I have discovered that I had made the game unwinnable in the first two moves! If you TAKE BOTTLE from the rack it can never be replaced there and an action which is vital to your progress cannot then be undertaken; this is akin to seventies mainframe games in terms of cruelty. The game is studded with soft locks; tie the rope to the rock before exploring the dry well and you have made the game unwinnable as well. TAKE WOOD from the woodshed elicits: "Chop it first!" The game doesn't recognise CHOP as a command, neither CUT nor SAW. Equally oddly some objects can be discovered using EXAMINE, some using SEARCH and some using LOOK IN. For instance, open the safe and LOOK IN SAFE and SEARCH SAFE tell you that it is empty; EXAMINE SAFE is the command you need. In other locations hidden items can only be gleaned by using SEARCH and not EXAMINE for instance. Why I have no idea. Perhaps Jack's original games didn't display all these anomalies; a bit like the DOS ports of Brian Cotton's adventures developed bugs that were missing from the originals. Whether the STAC versions of some of these games ported to the Atari ST have the same problems I am not sure. On Atari Mania they are nearly all .stt files that won't run in Hatari; only Treasure Island from that site seems to be a usable .st file and doesn't need an ST converter to use them in an emulator.
I rarely give up on a game and usually manage to finish them unaided but I have given up on this one. I had a quick look at Terri's walkthough and it is completely different to the Commodore 64 version. I never did find the silver coin which is supposed to be in the broom bush but isn't; there is no cat in this version or red indian. There are a number of other items not in this version which are in the Spectrum version too...and the apprentice is described as thirsty in the Spectrum version but isn't in the Commodore 64 one. Who knows?
I don't know if the archived C64 version is bugged; one of the issues with the archive of hobbyist releases is that bugs may have been quickly fixed but those versions aren't the ones that have been archived.
The Spectrum Quilled version (which is on Spectrum Computing) should be roughly equivalent to the C64 release, if that helps.

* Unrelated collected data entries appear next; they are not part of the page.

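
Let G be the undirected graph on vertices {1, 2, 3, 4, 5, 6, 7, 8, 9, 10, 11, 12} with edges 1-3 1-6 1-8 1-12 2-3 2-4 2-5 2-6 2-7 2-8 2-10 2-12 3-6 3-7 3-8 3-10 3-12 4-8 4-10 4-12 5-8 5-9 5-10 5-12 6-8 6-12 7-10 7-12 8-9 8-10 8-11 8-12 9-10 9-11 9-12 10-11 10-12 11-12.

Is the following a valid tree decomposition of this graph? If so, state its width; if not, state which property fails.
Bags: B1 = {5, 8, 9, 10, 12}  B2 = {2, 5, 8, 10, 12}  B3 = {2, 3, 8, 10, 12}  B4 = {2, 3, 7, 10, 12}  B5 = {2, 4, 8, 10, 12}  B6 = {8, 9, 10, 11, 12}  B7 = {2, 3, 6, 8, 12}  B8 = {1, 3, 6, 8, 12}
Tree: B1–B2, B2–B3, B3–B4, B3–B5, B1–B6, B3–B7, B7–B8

Checking the three conditions: (i) the bags cover all of {1, 2, 3, 4, 5, 6, 7, 8, 9, 10, 11, 12}; (ii) for each edge, some bag contains both endpoints; (iii) the bags containing any fixed vertex form a subtree. All hold, so the decomposition is valid with width 5 − 1 = 4.

Yes; width 4.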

Thanks Strident. I think I'll have a bash at the Amstrad version when I get home next Monday. I see there are quite a few of Jack's games that have been ported to the Commodore 64 and it will be interesting to see how many of them are bugged. I may have a look at the source code for the latter version of Witch Hunt but I am far from an expert.
I am trying the (hopefully completable) Amstrad version but it seems impossible to take the cat. I have tried every conceivable option but it always runs away; when it crosses your path later you are softlocked from winning.
OK I'm calling the Amstrad version unwinnable, similar to the Commodore 64 version.